Teologia e filosofia morale
Il rapporto tra teologia e filosofia morale è la versione epistemologica del rapporto tra fede cristiana e ragione umana, ed entrambi riguardano l’agire personale.
Questo rapporto, possibile e auspicabile, definisce quello disciplinare nei suoi fondamentali e permette la trans-formazione teologica della filosofia, anche cristiana, la quale permanendo nell’identità propria è oltremodo sfidata dall’indagine scientifica del mistero del Signore Gesù, considerato non solo materialmente, ma formalmente.
L’accoglienza del mistero cristiano ha un ineludibile passaggio razionale, il cui approfondimento scientifico implica l’attivazione della filosofia, certo criticamente assodata: un’argomentazione filosofica scadente risulta teologicamente incompatibile, ma anche un’argomentazione consistente, per esserlo appieno, deve lasciarsi plasmare continuamente dalla rivelazione cristiana.
In un contesto di accentuato pluralismo
Qual è la situazione del rapporto tra teologia e filosofia morale oggi? Abbandonato il monolitismo filosofico scolastico dell’epoca preconciliare, siamo di fronte a un accentuato pluralismo filosofico in teologia (si pensi al personalismo, alla fenomenologia, al trascendentalismo, all’ermeneutica e altro ancora).
Ed è un pluralismo anche – se non soprattutto – morale, con importanti ricadute sul relativo pensare e pensiero. Questo richiede accortezza sia nel relativo dibattito di settore, evitando per esempio l’approssimazione, l’ibridazione e l’incoerenza concettuale, sia nella continua sequela della sua compatibilità e fecondità teologica, custodendo l’ulteriorità del divino.
Il compito che si prospetta non è di poco momento, soprattutto se lo si colloca nel contesto del pluralismo interculturale, inter-religioso e inter-confessionale emergente in modo acuto e pervasivo proprio in ambito morale, che conosce la profilazione pre- e autoferenziale o al massimo pattizia, tipica delle società procedurali contemporanee.

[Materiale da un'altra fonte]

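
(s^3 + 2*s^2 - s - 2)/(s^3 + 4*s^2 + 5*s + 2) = (s - 1)/(s + 1)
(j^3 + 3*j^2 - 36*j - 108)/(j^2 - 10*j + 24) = (j^2 + 9*j + 18)/(j - 4)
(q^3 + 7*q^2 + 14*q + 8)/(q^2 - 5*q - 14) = (q^2 + 5*q + 4)/(q - 7)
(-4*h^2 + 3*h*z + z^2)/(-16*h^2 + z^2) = (-h + z)/(-4*h + z)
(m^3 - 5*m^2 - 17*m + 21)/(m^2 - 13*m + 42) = (m^2 + 2*m - 3)/(m - 6)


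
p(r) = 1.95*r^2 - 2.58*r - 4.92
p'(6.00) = 20.82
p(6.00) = 49.80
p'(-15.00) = -61.08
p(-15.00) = 472.53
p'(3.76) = 12.08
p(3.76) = 12.95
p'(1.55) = 3.46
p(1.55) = -4.23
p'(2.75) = 8.14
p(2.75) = 2.73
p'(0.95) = 1.12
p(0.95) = -5.61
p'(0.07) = -2.31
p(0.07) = -5.09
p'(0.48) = -0.71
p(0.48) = -5.71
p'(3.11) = 9.55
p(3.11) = 5.92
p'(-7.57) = -32.10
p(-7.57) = 126.36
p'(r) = 3.9*r - 2.58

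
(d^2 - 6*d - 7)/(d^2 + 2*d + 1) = (d - 7)/(d + 1)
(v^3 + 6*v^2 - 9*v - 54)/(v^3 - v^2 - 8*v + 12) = (v^2 + 3*v - 18)/(v^2 - 4*v + 4)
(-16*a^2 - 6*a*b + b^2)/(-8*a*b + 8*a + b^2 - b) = (2*a + b)/(b - 1)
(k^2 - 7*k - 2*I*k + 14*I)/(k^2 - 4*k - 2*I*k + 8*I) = (k - 7)/(k - 4)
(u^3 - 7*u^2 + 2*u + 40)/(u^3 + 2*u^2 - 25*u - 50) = (u - 4)/(u + 5)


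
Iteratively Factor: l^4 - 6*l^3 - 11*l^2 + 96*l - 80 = (l - 1)*(l^3 - 5*l^2 - 16*l + 80) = (l - 4)*(l - 1)*(l^2 - l - 20) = (l - 5)*(l - 4)*(l - 1)*(l + 4)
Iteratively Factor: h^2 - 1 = (h + 1)*(h - 1)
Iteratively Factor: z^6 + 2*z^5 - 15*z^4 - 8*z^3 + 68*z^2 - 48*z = (z - 2)*(z^5 + 4*z^4 - 7*z^3 - 22*z^2 + 24*z) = (z - 2)*(z + 4)*(z^4 - 7*z^2 + 6*z) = z*(z - 2)*(z + 4)*(z^3 - 7*z + 6) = z*(z - 2)*(z + 3)*(z + 4)*(z^2 - 3*z + 2) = z*(z - 2)^2*(z + 3)*(z + 4)*(z - 1)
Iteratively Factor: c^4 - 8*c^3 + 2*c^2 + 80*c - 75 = (c + 3)*(c^3 - 11*c^2 + 35*c - 25) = (c - 5)*(c + 3)*(c^2 - 6*c + 5) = (c - 5)*(c - 1)*(c + 3)*(c - 5)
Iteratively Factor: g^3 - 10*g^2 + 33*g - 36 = (g - 4)*(g^2 - 6*g + 9) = (g - 4)*(g - 3)*(g - 3)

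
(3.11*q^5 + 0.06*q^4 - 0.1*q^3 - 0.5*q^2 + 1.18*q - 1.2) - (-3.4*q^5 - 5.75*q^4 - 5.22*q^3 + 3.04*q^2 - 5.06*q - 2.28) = 6.51*q^5 + 5.81*q^4 + 5.12*q^3 - 3.54*q^2 + 6.24*q + 1.08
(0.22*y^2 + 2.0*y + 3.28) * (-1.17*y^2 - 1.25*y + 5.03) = -0.2574*y^4 - 2.615*y^3 - 5.231*y^2 + 5.96*y + 16.4984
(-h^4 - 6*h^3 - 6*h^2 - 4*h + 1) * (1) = -h^4 - 6*h^3 - 6*h^2 - 4*h + 1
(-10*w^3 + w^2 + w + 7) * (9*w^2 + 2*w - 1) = -90*w^5 - 11*w^4 + 21*w^3 + 64*w^2 + 13*w - 7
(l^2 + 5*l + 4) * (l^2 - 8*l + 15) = l^4 - 3*l^3 - 21*l^2 + 43*l + 60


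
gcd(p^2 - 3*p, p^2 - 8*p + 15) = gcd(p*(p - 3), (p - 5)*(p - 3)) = p - 3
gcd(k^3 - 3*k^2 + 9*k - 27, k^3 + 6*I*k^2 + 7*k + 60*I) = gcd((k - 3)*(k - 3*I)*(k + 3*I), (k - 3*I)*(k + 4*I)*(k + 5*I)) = k - 3*I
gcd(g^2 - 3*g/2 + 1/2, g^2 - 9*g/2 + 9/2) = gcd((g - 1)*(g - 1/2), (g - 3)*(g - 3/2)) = 1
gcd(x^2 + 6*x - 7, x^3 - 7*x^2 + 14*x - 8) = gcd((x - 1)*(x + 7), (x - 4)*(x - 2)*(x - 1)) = x - 1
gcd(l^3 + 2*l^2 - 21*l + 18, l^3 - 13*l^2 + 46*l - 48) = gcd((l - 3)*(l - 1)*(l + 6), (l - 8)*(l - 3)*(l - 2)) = l - 3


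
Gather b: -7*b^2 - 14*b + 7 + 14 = -7*b^2 - 14*b + 21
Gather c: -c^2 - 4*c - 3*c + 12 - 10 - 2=-c^2 - 7*c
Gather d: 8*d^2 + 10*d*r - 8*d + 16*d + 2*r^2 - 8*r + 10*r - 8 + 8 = 8*d^2 + d*(10*r + 8) + 2*r^2 + 2*r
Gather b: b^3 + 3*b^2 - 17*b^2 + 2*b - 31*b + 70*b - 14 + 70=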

La riscoperta della ragione pratica
La recente «riscoperta» dell’accezione pratica della ratio connota attualmente sia la teologia sia la filosofia morale, e la sua ritrovata consistenza le accomuna nell’individuare e nell’evitare la sua risoluzione, un tempo corrente, in altro da sé, nell’omologazione a semplice deduzione dalla ragione speculativa, nell’identificazione sommaria con quella giuridica o nella consegna all’empiria psicologica o sociologica.

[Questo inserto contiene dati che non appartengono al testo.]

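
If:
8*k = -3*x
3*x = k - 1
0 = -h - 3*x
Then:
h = 8/9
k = 1/9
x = -8/27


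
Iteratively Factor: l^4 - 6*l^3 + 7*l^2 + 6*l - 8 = (l + 1)*(l^3 - 7*l^2 + 14*l - 8) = (l - 2)*(l + 1)*(l^2 - 5*l + 4) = (l - 2)*(l - 1)*(l + 1)*(l - 4)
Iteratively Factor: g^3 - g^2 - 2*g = (g + 1)*(g^2 - 2*g) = g*(g + 1)*(g - 2)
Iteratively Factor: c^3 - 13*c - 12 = (c - 4)*(c^2 + 4*c + 3) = (c - 4)*(c + 3)*(c + 1)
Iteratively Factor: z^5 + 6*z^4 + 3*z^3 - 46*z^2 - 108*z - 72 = (z + 2)*(z^4 + 4*z^3 - 5*z^2 - 36*z - 36) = (z + 2)*(z + 3)*(z^3 + z^2 - 8*z - 12) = (z + 2)^2*(z + 3)*(z^2 - z - 6) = (z - 3)*(z + 2)^2*(z + 3)*(z + 2)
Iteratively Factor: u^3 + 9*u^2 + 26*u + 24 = (u + 4)*(u^2 + 5*u + 6) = (u + 3)*(u + 4)*(u + 2)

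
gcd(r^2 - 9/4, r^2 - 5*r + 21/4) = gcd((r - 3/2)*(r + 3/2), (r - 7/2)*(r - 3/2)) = r - 3/2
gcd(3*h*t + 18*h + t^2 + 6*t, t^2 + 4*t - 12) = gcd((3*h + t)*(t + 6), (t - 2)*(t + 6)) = t + 6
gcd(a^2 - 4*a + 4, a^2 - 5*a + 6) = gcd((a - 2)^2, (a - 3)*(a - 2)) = a - 2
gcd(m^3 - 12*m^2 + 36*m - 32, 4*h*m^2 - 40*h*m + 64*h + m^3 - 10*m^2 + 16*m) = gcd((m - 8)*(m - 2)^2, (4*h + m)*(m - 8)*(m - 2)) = m^2 - 10*m + 16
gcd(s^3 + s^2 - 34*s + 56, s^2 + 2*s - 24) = s - 4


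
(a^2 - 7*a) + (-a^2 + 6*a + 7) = 7 - a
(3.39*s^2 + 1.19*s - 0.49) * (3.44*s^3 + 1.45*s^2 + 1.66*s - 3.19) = 11.6616*s^5 + 9.0091*s^4 + 5.6673*s^3 - 9.5492*s^2 - 4.6095*s + 1.5631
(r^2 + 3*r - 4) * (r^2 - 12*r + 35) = r^4 - 9*r^3 - 5*r^2 + 153*r - 140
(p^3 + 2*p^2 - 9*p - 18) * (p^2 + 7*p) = p^5 + 9*p^4 + 5*p^3 - 81*p^2 - 126*p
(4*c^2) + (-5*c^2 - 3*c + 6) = -c^2 - 3*c + 6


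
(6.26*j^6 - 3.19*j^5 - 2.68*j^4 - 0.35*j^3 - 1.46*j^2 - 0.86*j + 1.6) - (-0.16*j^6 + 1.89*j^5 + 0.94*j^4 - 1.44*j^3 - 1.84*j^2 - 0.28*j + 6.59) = 6.42*j^6 - 5.08*j^5 - 3.62*j^4 + 1.09*j^3 + 0.38*j^2 - 0.58*j - 4.99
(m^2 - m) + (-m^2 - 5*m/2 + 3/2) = 3/2 - 7*m/2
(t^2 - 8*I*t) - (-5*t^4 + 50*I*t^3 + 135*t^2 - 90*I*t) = 5*t^4 - 50*I*t^3 - 134*t^2 + 82*I*t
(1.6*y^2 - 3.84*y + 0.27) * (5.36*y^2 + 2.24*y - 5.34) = 8.576*y^4 - 16.9984*y^3 - 15.6984*y^2 + 21.1104*y - 1.4418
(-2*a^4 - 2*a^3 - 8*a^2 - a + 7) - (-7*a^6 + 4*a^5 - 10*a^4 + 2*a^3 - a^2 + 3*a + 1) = 7*a^6 - 4*a^5 + 8*a^4 - 4*a^3 - 7*a^2 - 4*a + 6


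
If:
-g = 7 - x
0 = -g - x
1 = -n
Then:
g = -7/2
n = -1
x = 7/2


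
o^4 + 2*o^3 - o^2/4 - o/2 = o*(o - 1/2)*(o + 1/2)*(o + 2)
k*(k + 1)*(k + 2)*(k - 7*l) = k^4 - 7*k^3*l + 3*k^3 - 21*k^2*l + 2*k^2 - 14*k*l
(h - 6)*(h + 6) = h^2 - 36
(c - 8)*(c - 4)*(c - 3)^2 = c^4 - 18*c^3 + 113*c^2 - 300*c + 288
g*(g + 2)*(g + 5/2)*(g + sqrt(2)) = g^4 + sqrt(2)*g^3 + 9*g^3/2 + 5*g^2 + 9*sqrt(2)*g^2/2 + 5*sqrt(2)*g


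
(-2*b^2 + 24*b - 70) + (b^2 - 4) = -b^2 + 24*b - 74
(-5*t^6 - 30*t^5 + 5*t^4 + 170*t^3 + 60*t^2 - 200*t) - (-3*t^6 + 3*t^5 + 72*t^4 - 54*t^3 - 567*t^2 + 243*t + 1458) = -2*t^6 - 33*t^5 - 67*t^4 + 224*t^3 + 627*t^2 - 443*t - 1458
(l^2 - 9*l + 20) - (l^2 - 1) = 21 - 9*l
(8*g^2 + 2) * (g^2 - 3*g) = 8*g^4 - 24*g^3 + 2*g^2 - 6*g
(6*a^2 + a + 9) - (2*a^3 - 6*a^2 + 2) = -2*a^3 + 12*a^2 + a + 7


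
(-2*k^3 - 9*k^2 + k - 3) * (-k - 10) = 2*k^4 + 29*k^3 + 89*k^2 - 7*k + 30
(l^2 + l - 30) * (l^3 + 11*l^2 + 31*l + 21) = l^5 + 12*l^4 + 12*l^3 - 278*l^2 - 909*l - 630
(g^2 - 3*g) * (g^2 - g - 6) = g^4 - 4*g^3 - 3*g^2 + 18*g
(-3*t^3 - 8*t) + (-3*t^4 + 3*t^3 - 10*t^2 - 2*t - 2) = -3*t^4 - 10*t^2 - 10*t - 2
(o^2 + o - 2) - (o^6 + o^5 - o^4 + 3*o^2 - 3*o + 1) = -o^6 - o^5 + o^4 - 2*o^2 + 4*o - 3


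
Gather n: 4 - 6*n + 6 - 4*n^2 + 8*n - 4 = -4*n^2 + 2*n + 6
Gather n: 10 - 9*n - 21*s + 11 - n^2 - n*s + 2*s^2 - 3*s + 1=-n^2 + n*(-s - 9) + 2*s^2 - 24*s + 22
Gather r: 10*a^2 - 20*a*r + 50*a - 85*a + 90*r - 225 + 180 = 10*a^2 - 35*a + r*(90 - 20*a) - 45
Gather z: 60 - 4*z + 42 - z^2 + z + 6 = -z^2 - 3*z + 108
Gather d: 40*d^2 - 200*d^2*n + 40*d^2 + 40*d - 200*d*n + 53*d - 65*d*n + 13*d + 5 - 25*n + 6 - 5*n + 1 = d^2*(80 - 200*n) + d*(106 - 265*n) - 30*n + 12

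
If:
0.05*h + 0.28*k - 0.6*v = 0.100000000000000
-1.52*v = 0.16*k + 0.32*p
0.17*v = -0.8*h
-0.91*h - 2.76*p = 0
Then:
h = 0.01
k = 0.29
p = -0.00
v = -0.03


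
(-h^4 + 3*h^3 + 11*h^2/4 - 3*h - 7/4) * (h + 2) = -h^5 + h^4 + 35*h^3/4 + 5*h^2/2 - 31*h/4 - 7/2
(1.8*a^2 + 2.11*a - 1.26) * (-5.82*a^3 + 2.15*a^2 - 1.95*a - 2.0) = -10.476*a^5 - 8.4102*a^4 + 8.3597*a^3 - 10.4235*a^2 - 1.763*a + 2.52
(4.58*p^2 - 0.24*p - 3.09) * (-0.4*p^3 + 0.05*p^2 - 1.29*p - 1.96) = -1.832*p^5 + 0.325*p^4 - 4.6842*p^3 - 8.8217*p^2 + 4.4565*p + 6.0564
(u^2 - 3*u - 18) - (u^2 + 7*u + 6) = -10*u - 24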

L’opportuna distinzione della descrizione empirica sull’interpretazione, sia speculativa che pratica, permette una trans-disciplinarità ordinata, atta a valorizzare il proprium disciplinare delle singole scienze, senza permettere il riduzionismo epistemologico.
La declinazione pratica, e non speculativa o giuridica o empirica, della ragione pratica incontra poi discussioni specifiche, quali quella vertente sul criterio identificativo dell’agire e della sua qualificazione etica: deve essere il risultato consequenziale, come vorrebbe il consequenzialismo, o il significato intenzionale, come indica il deontologismo?

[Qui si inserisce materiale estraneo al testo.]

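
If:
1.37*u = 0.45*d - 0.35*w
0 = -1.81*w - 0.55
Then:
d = 3.04444444444444*u - 0.23634131368938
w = -0.30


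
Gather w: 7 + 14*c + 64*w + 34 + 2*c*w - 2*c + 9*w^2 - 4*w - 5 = 12*c + 9*w^2 + w*(2*c + 60) + 36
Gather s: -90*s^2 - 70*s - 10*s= -90*s^2 - 80*s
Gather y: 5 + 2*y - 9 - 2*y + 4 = 0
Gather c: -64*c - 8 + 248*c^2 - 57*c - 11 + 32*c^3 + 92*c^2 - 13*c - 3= 32*c^3 + 340*c^2 - 134*c - 22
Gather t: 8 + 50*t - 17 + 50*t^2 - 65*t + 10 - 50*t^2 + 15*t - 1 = 0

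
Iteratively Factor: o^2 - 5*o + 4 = (o - 4)*(o - 1)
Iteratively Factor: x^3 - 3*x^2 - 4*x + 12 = (x - 3)*(x^2 - 4) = (x - 3)*(x + 2)*(x - 2)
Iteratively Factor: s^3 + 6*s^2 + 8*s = (s + 4)*(s^2 + 2*s) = (s + 2)*(s + 4)*(s)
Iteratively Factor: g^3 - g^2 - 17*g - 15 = (g + 3)*(g^2 - 4*g - 5) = (g + 1)*(g + 3)*(g - 5)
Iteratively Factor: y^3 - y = (y)*(y^2 - 1) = y*(y + 1)*(y - 1)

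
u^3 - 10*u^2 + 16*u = u*(u - 8)*(u - 2)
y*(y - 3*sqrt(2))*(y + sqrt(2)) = y^3 - 2*sqrt(2)*y^2 - 6*y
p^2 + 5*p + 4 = (p + 1)*(p + 4)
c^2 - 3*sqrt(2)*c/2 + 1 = (c - sqrt(2))*(c - sqrt(2)/2)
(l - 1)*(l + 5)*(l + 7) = l^3 + 11*l^2 + 23*l - 35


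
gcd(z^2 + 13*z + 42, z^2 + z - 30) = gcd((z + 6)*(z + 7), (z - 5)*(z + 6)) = z + 6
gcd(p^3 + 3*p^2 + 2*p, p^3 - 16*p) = p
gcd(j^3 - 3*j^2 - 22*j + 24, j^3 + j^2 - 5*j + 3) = j - 1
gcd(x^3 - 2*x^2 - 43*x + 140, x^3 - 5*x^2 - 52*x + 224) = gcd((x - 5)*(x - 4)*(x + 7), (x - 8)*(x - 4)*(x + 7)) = x^2 + 3*x - 28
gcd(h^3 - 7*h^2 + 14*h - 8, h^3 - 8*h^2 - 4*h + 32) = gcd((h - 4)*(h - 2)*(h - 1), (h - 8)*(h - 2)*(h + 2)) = h - 2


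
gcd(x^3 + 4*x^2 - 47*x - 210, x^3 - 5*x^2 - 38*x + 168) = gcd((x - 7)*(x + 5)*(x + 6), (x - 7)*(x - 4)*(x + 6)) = x^2 - x - 42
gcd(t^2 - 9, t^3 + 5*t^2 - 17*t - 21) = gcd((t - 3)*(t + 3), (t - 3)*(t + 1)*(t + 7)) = t - 3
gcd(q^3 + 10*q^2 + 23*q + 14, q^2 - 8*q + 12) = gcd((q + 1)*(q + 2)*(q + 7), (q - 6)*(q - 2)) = 1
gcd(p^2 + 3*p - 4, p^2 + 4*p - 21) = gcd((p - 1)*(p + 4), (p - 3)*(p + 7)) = 1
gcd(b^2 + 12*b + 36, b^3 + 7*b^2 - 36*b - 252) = b + 6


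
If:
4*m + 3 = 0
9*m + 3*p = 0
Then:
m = -3/4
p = 9/4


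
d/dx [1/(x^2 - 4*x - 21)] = 2*(2 - x)/(-x^2 + 4*x + 21)^2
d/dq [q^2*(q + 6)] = 3*q*(q + 4)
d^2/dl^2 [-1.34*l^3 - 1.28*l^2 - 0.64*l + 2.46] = -8.04*l - 2.56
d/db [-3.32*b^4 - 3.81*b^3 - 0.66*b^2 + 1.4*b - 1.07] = -13.28*b^3 - 11.43*b^2 - 1.32*b + 1.4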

Il suggerimento opportuno di una loro composizione implica certamente l’evitare esclusivismi, ma non richiede forse anche la delineazione della priorità del simbolico sul produttivo, della causa finale su quella efficiente?
L’odierna discussione teologico-morale e filosofico-morale verte sui precipui paradigmi: teleologico (l’etica come fine da raggiungere) o deontologico (l’etica come imperativi da osservare); oppure normativo (un’etica del singolo atto) o virtuoso (un’etica dello stile personale).